Lille - Faut-il déboulonner la statue de Faidherbe à Lille et à Saint-Louis du Sénégal ? A quelques jours du bicentenaire de sa naissance, un collectif demande de retirer les symboles rendant hommage au général qui avait conquis puis colonisé le Sénégal au XIXe siècle.
Dans une lettre ouverte adressée à la maire de Lille Martine Aubry, le collectif "Faidherbe doit tomber" - une reprise du slogan "Rhodes must fall" en Afrique du Sud - critique la restauration récente de l'imposante statue équestre située en plein coeur de la ville.
Louis Faidherbe (3 juin 1818-1889), "l'une des grandes figures du colonialisme français", a mené "une guerre d'extermination" au Sénégal, qui a abouti "à l'imposition d'un système d'oppression raciste". "La réhabilitation de la statue de Faidherbe, insulte permanente à la mémoire des peuples
colonisés, est une faute", juge le collectif.
D'après l'historien Thomas Deltombe, coordinateur de cette campagne, Lille ne peut plus présenter "un paysage urbain vitrifié dans la IIIe république coloniale".
Aussi, le collectif estime que la mairie socialiste doit suivre l'exemple de plusieurs villes comme New York, Johannesburg ou Barcelone qui effacent peu à peu des symboles colonialistes ou esclavagistes. Berlin va rebaptiser plusieurs rues rappelant la colonisation allemande en Afrique et honorer à la place des militants africains de l'indépendance.
Si Mme Aubry estime que le débat "a sa légitimité", la municipalité n'a ni "l'intention de retirer la statue (...) restaurée au titre de sa valeur patrimoniale, ni de renommer la rue". La mairie socialiste récuse "une quelconque bienveillance vis-à-vis du colonialisme" et a d'ailleurs fait renommer la rue Canrobert, un maréchal (1809-1895) qui a notamment participé à la conquête de l'Algérie, rappelle Mme Aubry.
"C'est un débat à mener, peut-être aussi au niveau national.

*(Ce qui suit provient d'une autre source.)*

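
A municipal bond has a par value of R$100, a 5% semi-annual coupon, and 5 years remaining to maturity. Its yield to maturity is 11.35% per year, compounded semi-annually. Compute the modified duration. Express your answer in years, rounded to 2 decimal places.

Periodic yield y = 0.05675. First find Macaulay duration:
  t   CF        PV=CF/(1+0.05675)^t    t·PV
  1         2.50         2.3657         2.3657
  2         2.50         2.2387         4.4774
  3         2.50         2.1185         6.3554
  4         2.50         2.0047         8.0188
  5         2.50         1.8970         9.4852
  6         2.50         1.7952        10.7710
  7         2.50         1.6988        11.8914
  8         2.50         1.6075        12.8603
  9         2.50         1.5212        13.6909
  10      102.50        59.0203       590.2028
  Σ                     76.2677       670.1191
P = 76.2677; Macaulay duration = 670.1191 / 76.2677 = 8.78641 half-year periods = 4.39321 years.
Modified duration = D_Mac / (1 + y) = 4.39321 / 1.05675 = 4.15728 years.

4.16 years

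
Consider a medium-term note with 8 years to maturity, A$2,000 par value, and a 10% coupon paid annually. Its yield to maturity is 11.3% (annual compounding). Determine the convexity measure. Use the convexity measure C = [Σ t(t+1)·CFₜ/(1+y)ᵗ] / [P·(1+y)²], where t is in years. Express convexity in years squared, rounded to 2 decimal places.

37.24

With y = 0.113:
  t   CF        PV=CF/(1+0.113)^t    t·PV        t(t+1)·PV
  1       200.00       179.6945       179.6945         359.3890
  2       200.00       161.4506       322.9012         968.7036
  3       200.00       145.0589       435.1768       1,740.7073
  4       200.00       130.3315       521.3259       2,606.6297
  5       200.00       117.0993       585.4963       3,512.9780
  6       200.00       105.2105       631.2629       4,418.8402
  7       200.00        94.5287       661.7011       5,293.6092
  8     2,200.00       934.2463     7,473.9700      67,265.7304
  Σ                  1,867.6203    10,811.5289      86,166.5874
P = 1,867.6203.
Convexity = Σ t(t+1)·PV / [P·(1+y)²] = 86,166.5874 / (1,867.6203 × 1.238769) = 37.24431.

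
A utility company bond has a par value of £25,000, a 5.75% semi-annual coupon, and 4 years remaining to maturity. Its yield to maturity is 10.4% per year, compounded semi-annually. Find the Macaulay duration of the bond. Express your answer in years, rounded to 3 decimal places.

Periodic yield y = 0.052. Discount each cash flow and weight by its period:
  t   CF        PV=CF/(1+0.052)^t    t·PV
  1       718.75       683.2224       683.2224
  2       718.75       649.4510     1,298.9020
  3       718.75       617.3488     1,852.0465
  4       718.75       586.8335     2,347.3340
  5       718.75       557.8265     2,789.1326
  6       718.75       530.2533     3,181.5201
  7       718.75       504.0431     3,528.3017
  8    25,718.75    17,144.4650   137,155.7203
  Σ                 21,273.4438   152,836.1797
Price P = Σ PV = 21,273.4438.
Macaulay duration = Σ(t·PV) / P = 152,836.1797 / 21,273.4438 = 7.18436 half-year periods.
In years: 7.18436 / 2 = 3.59218 years.

3.592 years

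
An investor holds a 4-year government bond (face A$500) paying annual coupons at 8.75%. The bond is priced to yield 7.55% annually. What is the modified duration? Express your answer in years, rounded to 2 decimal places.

3.30 years

Periodic yield y = 0.0755. First find Macaulay duration:
  t   CF        PV=CF/(1+0.0755)^t    t·PV
  1        43.75        40.6788        40.6788
  2        43.75        37.8231        75.6462
  3        43.75        35.1679       105.5038
  4       543.75       406.4037     1,625.6146
  Σ                    520.0735     1,847.4434
P = 520.0735; Macaulay duration = 1,847.4434 / 520.0735 = 3.55227 years.
Modified duration = D_Mac / (1 + y) = 3.55227 / 1.0755 = 3.30290 years.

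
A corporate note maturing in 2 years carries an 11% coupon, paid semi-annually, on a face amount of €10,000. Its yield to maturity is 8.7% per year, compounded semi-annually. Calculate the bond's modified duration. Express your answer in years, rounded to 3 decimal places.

Periodic yield y = 0.0435. First find Macaulay duration:
  t   CF        PV=CF/(1+0.0435)^t    t·PV
  1       550.00       527.0724       527.0724
  2       550.00       505.1005     1,010.2010
  3       550.00       484.0445     1,452.1336
  4    10,550.00     8,897.8001    35,591.2005
  Σ                 10,414.0175    38,580.6075
P = 10,414.0175; Macaulay duration = 38,580.6075 / 10,414.0175 = 3.70468 half-year periods = 1.85234 years.
Modified duration = D_Mac / (1 + y) = 1.85234 / 1.0435 = 1.77512 years.

1.775 years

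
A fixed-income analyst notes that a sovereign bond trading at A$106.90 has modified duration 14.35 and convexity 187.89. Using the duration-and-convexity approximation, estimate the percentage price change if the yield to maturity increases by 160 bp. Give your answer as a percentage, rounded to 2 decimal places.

Duration effect: -D_mod·Δy = -14.35 × (+0.016) = -0.229600
Convexity effect: ½·C·(Δy)² = 0.5 × 187.89 × (0.016)² = +0.02404992
ΔP/P ≈ -0.229600 + 0.02404992 = -0.20555008
= -20.555008%.

-20.56%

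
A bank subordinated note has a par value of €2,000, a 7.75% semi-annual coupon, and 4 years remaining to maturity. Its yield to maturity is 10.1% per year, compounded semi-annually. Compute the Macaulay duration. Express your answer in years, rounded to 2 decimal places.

Periodic yield y = 0.0505. Discount each cash flow and weight by its period:
  t   CF        PV=CF/(1+0.0505)^t    t·PV
  1        77.50        73.7744        73.7744
  2        77.50        70.2279       140.4558
  3        77.50        66.8519       200.5556
  4        77.50        63.6381       254.5526
  5        77.50        60.5789       302.8945
  6        77.50        57.6667       346.0004
  7        77.50        54.8946       384.2619
  8     2,077.50     1,400.7885    11,206.3083
  Σ                  1,848.4210    12,908.8035
Price P = Σ PV = 1,848.4210.
Macaulay duration = Σ(t·PV) / P = 12,908.8035 / 1,848.4210 = 6.98369 half-year periods.
In years: 6.98369 / 2 = 3.49185 years.

3.49 years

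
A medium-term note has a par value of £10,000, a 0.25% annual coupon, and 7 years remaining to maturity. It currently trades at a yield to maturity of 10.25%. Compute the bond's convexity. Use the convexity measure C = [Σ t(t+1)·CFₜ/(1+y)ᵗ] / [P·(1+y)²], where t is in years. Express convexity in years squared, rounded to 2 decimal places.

45.39

With y = 0.1025:
  t   CF        PV=CF/(1+0.1025)^t    t·PV        t(t+1)·PV
  1        25.00        22.6757        22.6757          45.3515
  2        25.00        20.5676        41.1351         123.4054
  3        25.00        18.6554        55.9662         223.8646
  4        25.00        16.9210        67.6839         338.4197
  5        25.00        15.3478        76.7392         460.4349
  6        25.00        13.9209        83.5256         584.6793
  7    10,025.00     5,063.3062    35,443.1436     283,545.1488
  Σ                  5,171.3947    35,790.8693     285,321.3042
P = 5,171.3947.
Convexity = Σ t(t+1)·PV / [P·(1+y)²] = 285,321.3042 / (5,171.3947 × 1.215506) = 45.39096.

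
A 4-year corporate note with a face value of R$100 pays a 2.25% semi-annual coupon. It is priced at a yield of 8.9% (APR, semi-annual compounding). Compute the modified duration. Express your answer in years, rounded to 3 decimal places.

Periodic yield y = 0.0445. First find Macaulay duration:
  t   CF        PV=CF/(1+0.0445)^t    t·PV
  1        1.125         1.0771         1.0771
  2        1.125         1.0312         2.0624
  3        1.125         0.9873         2.9618
  4        1.125         0.9452         3.7808
  5        1.125         0.9049         4.5246
  6        1.125         0.8664         5.1982
  7        1.125         0.8295         5.8062
  8      101.125        71.3824       571.0590
  Σ                     78.0238       596.4699
P = 78.0238; Macaulay duration = 596.4699 / 78.0238 = 7.64472 half-year periods = 3.82236 years.
Modified duration = D_Mac / (1 + y) = 3.82236 / 1.0445 = 3.65951 years.

3.660 years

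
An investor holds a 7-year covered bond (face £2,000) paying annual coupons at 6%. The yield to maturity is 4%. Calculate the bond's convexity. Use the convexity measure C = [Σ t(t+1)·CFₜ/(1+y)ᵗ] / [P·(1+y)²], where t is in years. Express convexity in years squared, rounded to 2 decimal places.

With y = 0.04:
  t   CF        PV=CF/(1+0.04)^t    t·PV        t(t+1)·PV
  1       120.00       115.3846       115.3846         230.7692
  2       120.00       110.9467       221.8935         665.6805
  3       120.00       106.6796       320.0387       1,280.1548
  4       120.00       102.5765       410.3060       2,051.5301
  5       120.00        98.6313       493.1563       2,958.9376
  6       120.00        94.8377       569.0265       3,983.1852
  7     2,120.00     1,611.0258    11,277.1803      90,217.4428
  Σ                  2,240.0822    13,406.9859     101,387.7001
P = 2,240.0822.
Convexity = Σ t(t+1)·PV / [P·(1+y)²] = 101,387.7001 / (2,240.0822 × 1.081600) = 41.84607.

41.85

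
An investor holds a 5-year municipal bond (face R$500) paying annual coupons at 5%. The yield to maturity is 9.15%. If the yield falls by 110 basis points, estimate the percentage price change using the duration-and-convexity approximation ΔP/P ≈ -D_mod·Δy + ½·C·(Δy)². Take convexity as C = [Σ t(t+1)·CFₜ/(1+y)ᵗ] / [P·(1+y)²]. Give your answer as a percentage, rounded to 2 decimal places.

With y = 0.0915:
  t   CF        PV=CF/(1+0.0915)^t    t·PV        t(t+1)·PV
  1        25.00        22.9043        22.9043          45.8085
  2        25.00        20.9842        41.9684         125.9052
  3        25.00        19.2251        57.6753         230.7013
  4        25.00        17.6135        70.4539         352.2695
  5       525.00       338.8758     1,694.3792      10,166.2751
  Σ                    419.6029     1,887.3811      10,920.9597
P = 419.6029; D_Mac = 4.49802 yrs; D_mod = 4.12095 yrs; C = 21.84615.
Duration effect: -4.12095 × (-0.011) = +0.045330
Convexity effect: 0.5 × 21.84615 × (-0.011)² = +0.0013217
ΔP/P ≈ +0.045330 + 0.0013217 = +0.046652 = +4.6652%.

+4.67%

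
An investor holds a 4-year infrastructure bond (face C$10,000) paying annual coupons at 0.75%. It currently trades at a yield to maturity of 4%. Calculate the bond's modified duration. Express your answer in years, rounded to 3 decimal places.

3.800 years

Periodic yield y = 0.04. First find Macaulay duration:
  t   CF        PV=CF/(1+0.04)^t    t·PV
  1        75.00        72.1154        72.1154
  2        75.00        69.3417       138.6834
  3        75.00        66.6747       200.0242
  4    10,075.00     8,612.1522    34,448.6089
  Σ                  8,820.2841    34,859.4319
P = 8,820.2841; Macaulay duration = 34,859.4319 / 8,820.2841 = 3.95219 years.
Modified duration = D_Mac / (1 + y) = 3.95219 / 1.04 = 3.80018 years.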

Car de nombreuses villes ont une rue Faidherbe", estime Mme Aubry, notant que le questionnement sur les traces du passé colonial dans l'espace public "prenait de l'ampleur un peu partout dans le monde".
Pour l'historien Alain Coursier, auteur d'une biographie de ce général peu connu du grand public et hostile à tout déboulonnage, on ne peut "revoir l'histoire avec l'oeil d'aujourd'hui". En outre, Faidherbe, né à Lille et qui a fini sa carrière comme sénateur socialiste du Nord, "a préservé les
Hauts-de-France, comme on dit aujourd'hui, de l'invasion allemande en 1870", un épisode qu'on ne peut "balayer d'un revers de main".
- "Trop d'honneurs" -
A 5.000 km au sud, à Saint-Louis, une statue de Faidherbe orne également l'une des principales places de l'ancienne capitale de l'Afrique occidentale français (AOF), jumelée depuis 1978 ans à Lille. Sur le socle de la statue érigée en 1891: "A son gouverneur L. Faidherbe le Sénégal reconnaissant".
En septembre dernier, après de fortes pluies, la statue est tombée de son piédestal...Et remise en l'état. "C'était l'occasion rêvée de s'en débarrasser une fois pour toute mais la municipalité a décidé contre toute attente de la remettre, ce qui a soulevé beaucoup de colère", regrette Khadim N'Diaye, membre du collectif.
Selon Abdoul Hadir Aïdara, historien et ex-directeur du Centre de recherches et de documentation de Saint-Louis (CRDS), Faidherbe était "un conquérant colonial, sabreur des populations civiles", qui "a brûlé des villages, au Waalo et au Cayor (royaumes pré-coloniaux au Sénégal)". "On lui a fait trop d'honneurs au Sénégal en lui donnant les noms d'un lycée, le pont et
une place", lance-t-il. Certains voudraient ainsi remplacer la statue par des figures historiques locales.
Mais pour d'autres Sénégalais, le Nordiste est aussi perçu comme un "gouverneur bâtisseur", qui a permis le développement de projets d'infrastructures et d'équipements. "Beaucoup de Sénégalais ont une ambivalence de sentiments: tantôt il est perçu comme un colon conquérant face à la résistante armée des royaumes sénégalais, tantôt comme le créateur de l'Etat du Sénégal moderne et le libérateur des Noirs sénégalais face aux exactions des Maures" en Mauritanie voisine, nuance l'historien Amadou Bakhaw Diaw.